If the seasons in the life of the church follow the seasons of Christ’s life then Advent is unique.
The Advent season observes the events that led up to Jesus’ birth.
And this, story, of course, must concern his mother, Mary.
In the gospel lesson from Luke’s gospel, that Carol read for us, the Angel Gabriel comes to visit Mary.
This story is well known. The event that takes place even has its own name… Its called The Annunciation.
The renown of this story comes from its famous plot twist.
The Angel tells Mary that she will conceive a child.
But Mary is confused.
“How can this be, since I am a virgin?” She asks
How can this be indeed!
For more than two thousand years, monks and theologians and priests, and ordinary people like you and I, have been trying to figure that one out.
A virgin has a baby?
How does that work exactly?
The standard answer, among the pious, is that it was a miracle.
The standard answer among the atheists is that its baloney.
There are also those who say it is a metaphor.

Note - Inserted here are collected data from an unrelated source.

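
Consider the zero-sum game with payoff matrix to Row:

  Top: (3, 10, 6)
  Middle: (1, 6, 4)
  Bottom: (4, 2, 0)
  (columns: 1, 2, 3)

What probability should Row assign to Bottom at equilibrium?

3/7

Row minima: Top → 3, Middle → 1, Bottom → 0; maximin = 3.
Column maxima: 1 → 4, 2 → 10, 3 → 6; minimax = 4.
3 ≠ 4, so there is no saddle point; optimal play is mixed.
Middle is strictly dominated by Top, so Row never plays it.
2 is strictly dominated by 3 (it gives Row strictly more in every row), so Column never plays it.
On the remaining 2×2 (Top, Bottom vs 1, 3):
Let Row play Top with probability p. Expected payoff against 1: 3p + 4(1−p) = −p + 4; against 3: 6p + 0(1−p) = 6p.
Setting these equal: −p + 4 = 6p ⇒ −7p = -4 ⇒ p = 4/7, and the value is (-1)·(4/7) + 4 = 24/7.
For Column: with q = P(1), equating Top's and Bottom's payoffs gives −3q + 6 = 4q ⇒ q = 6/7.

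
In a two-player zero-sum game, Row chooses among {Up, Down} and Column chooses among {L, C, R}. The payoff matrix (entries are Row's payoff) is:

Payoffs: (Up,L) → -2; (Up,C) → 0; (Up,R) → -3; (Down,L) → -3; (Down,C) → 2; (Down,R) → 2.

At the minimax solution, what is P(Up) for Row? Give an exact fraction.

5/6

Row minima: Up → -3, Down → -3; maximin = -3.
Column maxima: L → -2, C → 2, R → 2; minimax = -2.
-3 ≠ -2, so there is no saddle point; optimal play is mixed.
C is strictly dominated by L (it gives Row strictly more in every row), so Column never plays it.
On the remaining 2×2 (Up, Down vs L, R):
Let Row play Up with probability p. Expected payoff against L: (-2)p + (-3)(1−p) = p − 3; against R: (-3)p + 2(1−p) = −5p + 2.
Setting these equal: p − 3 = −5p + 2 ⇒ 6p = 5 ⇒ p = 5/6, and the value is (1)·(5/6) − 3 = -13/6.
For Column: with q = P(L), equating Up's and Down's payoffs gives q − 3 = −5q + 2 ⇒ q = 5/6.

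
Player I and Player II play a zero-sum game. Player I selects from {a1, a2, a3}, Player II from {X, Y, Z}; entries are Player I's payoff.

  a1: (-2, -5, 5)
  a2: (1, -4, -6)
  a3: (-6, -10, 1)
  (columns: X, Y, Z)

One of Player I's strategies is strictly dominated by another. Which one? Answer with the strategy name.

a3

a1 gives a strictly higher payoff than a3 against every column: -2 > -6, -5 > -10, 5 > 1.
So a3 is strictly dominated and Player I never plays it.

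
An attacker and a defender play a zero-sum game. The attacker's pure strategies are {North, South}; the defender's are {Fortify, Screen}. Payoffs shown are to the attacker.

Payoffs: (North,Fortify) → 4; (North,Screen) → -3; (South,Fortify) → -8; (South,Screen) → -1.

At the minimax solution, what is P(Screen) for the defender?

6/7

Row minima: North → -3, South → -8; maximin = -3.
Column maxima: Fortify → 4, Screen → -1; minimax = -1.
-3 ≠ -1, so there is no saddle point; optimal play is mixed.
Let the attacker play North with probability p. Expected payoff against Fortify: 4p + (-8)(1−p) = 12p − 8; against Screen: (-3)p + (-1)(1−p) = −2p − 1.
Setting these equal: 12p − 8 = −2p − 1 ⇒ 14p = 7 ⇒ p = 1/2, and the value is (12)·(1/2) − 8 = -2.
For the defender: with q = P(Fortify), equating North's and South's payoffs gives 7q − 3 = −7q − 1 ⇒ q = 1/7.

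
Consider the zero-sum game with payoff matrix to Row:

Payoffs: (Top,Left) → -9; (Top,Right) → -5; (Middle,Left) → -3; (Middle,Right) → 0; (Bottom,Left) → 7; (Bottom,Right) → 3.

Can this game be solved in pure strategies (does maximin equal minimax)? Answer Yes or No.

Yes

Row minima: Top → -9, Middle → -3, Bottom → 3; maximin = 3.
Column maxima: Left → 7, Right → 3; minimax = 3.
maximin = minimax = 3, so a saddle point exists.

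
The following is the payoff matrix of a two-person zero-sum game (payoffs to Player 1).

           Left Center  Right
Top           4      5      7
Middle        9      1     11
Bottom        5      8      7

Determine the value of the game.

Row minima: Top → 4, Middle → 1, Bottom → 5; maximin = 5.
Column maxima: Left → 9, Center → 8, Right → 11; minimax = 8.
5 ≠ 8, so there is no saddle point; optimal play is mixed.
Right is strictly dominated by Left (it gives Player 1 strictly more in every row), so Player 2 never plays it.
With Right eliminated, Top is strictly dominated by Bottom (Bottom gives Player 1 strictly more in every remaining column), so Player 1 never plays it.
On the remaining 2×2 (Middle, Bottom vs Left, Center):
Let Player 1 play Middle with probability p. Expected payoff against Left: 9p + 5(1−p) = 4p + 5; against Center: 1p + 8(1−p) = −7p + 8.
Setting these equal: 4p + 5 = −7p + 8 ⇒ 11p = 3 ⇒ p = 3/11, and the value is (4)·(3/11) + 5 = 67/11.
For Player 2: with q = P(Left), equating Middle's and Bottom's payoffs gives 8q + 1 = −3q + 8 ⇒ q = 7/11.

67/11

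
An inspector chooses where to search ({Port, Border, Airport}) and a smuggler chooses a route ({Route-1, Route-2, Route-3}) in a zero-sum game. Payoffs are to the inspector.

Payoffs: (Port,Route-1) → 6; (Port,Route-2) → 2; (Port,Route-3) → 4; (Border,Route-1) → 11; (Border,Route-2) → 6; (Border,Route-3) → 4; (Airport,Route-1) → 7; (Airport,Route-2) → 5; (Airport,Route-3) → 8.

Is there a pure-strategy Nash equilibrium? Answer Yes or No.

Row minima: Port → 2, Border → 4, Airport → 5; maximin = 5.
Column maxima: Route-1 → 11, Route-2 → 6, Route-3 → 8; minimax = 6.
5 ≠ 6, so no pure-strategy equilibrium exists.

No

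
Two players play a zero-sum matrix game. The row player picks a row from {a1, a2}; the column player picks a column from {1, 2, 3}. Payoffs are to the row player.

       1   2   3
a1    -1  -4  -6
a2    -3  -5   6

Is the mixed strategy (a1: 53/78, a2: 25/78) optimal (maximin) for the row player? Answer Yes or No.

Against 1 this mix gives (53/78)·(-1) + (25/78)·(-3) = -64/39.
Against 2 this mix gives (53/78)·(-4) + (25/78)·(-5) = -337/78.
Against 3 this mix gives (53/78)·(-6) + (25/78)·6 = -28/13.
The column player will play 2, holding the row player to -337/78. Shifting weight toward the row that does better against 2 would raise this floor (the equalizing mix achieves -54/13 against both 2 and 3), so the proposed strategy is not optimal.

No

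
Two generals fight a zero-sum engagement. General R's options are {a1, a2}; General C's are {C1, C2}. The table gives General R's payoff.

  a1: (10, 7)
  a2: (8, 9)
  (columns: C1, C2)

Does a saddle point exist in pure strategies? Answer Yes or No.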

Regardless of how the virgin birth works, the meaning of it —the why of it, has been a big deal throughout the ages of Christian theological speculation.
The traditional view is that Jesus had to born of a Virgin, so that he would not be tainted by Original sin.
Only someone who was born without sin can be sacrificed to pay the ransom for our sins.
The implication, here, is that the usual process through which a child is conceived (I expect you know the process I mean), is a sin.
I reject this idea.
This idea, that human sexuality causes original sin to be inherited from generation to generation… this a horribly painful and, to my mind, utterly unfounded interpretation of the Bible.
And yet it is understood by many to be basic to our faith.
This doctrine has caused undue pain in our world, and I, myself will not be a part of perpetuating such pain in the name of Christian piety.
So instead of focusing on Mary’s virginity…
I choose to focus on Mary’s humanity.
Her pregnancy.
Mary, like every first time mother in the history of our planet, is about to embark on an extraordinary journey of hope and anticipation.
And this process…
This waiting…
Is how she learns about love.
Wait
We wait for those we love.
In a rare moment of direct repetition, Psalm 130 speaks eloquently about this eternal connection between loving, and waiting.
my soul waits for the Lord
more than those who watch for the morning,
more than those who watch for the morning.
This is a fact of the heart.
We long for those we love…
Early Christian thinkers, like the Apostle Paul and Saint Augustine were fixated on what made Mary different from every other mother…
Today we focus on what she has in common with every mother…
Advent — the time of waiting —
Surely this has more in common with the months of gestation than with instant of conception.
I suppose its not surprising that theologians build doctrines on speculations about divine incarnation, rather then on Mary’s pregnancy.
Waiting isn’t exciting
It’s trying.
Inefficient!
Who wants to wait?
Wait in line
wait for the clothes to dry
Waiting, allows time to do its work on the human soul…
Or the body…
As every woman who has had a child — or every man who has stood by her knows… pregnancy is the ultimate wait…
It is the ultimate transformation of mind, body and heart.
Mary, like all mother’s had time…
time to worry
time to rejoice
time to think
time to grow.
Waiting for another, gives you time to love.
And this brings me to the third reason I insist on giving Cary a little kiss everyday before she leaves.
When I do this, I know that we have gone our separate ways with a tiny reminder of love, so that if…
if she gets stuck in traffic
or her last appointment of the day goes long
or she stops at the coop on the way home
and forgets to let me know…
my waiting
is a tiny bit less fearful.
Then… When I wait
My waiting is an expression of love.
It is Advent! Let us wait, in love, for the blessed child to be born!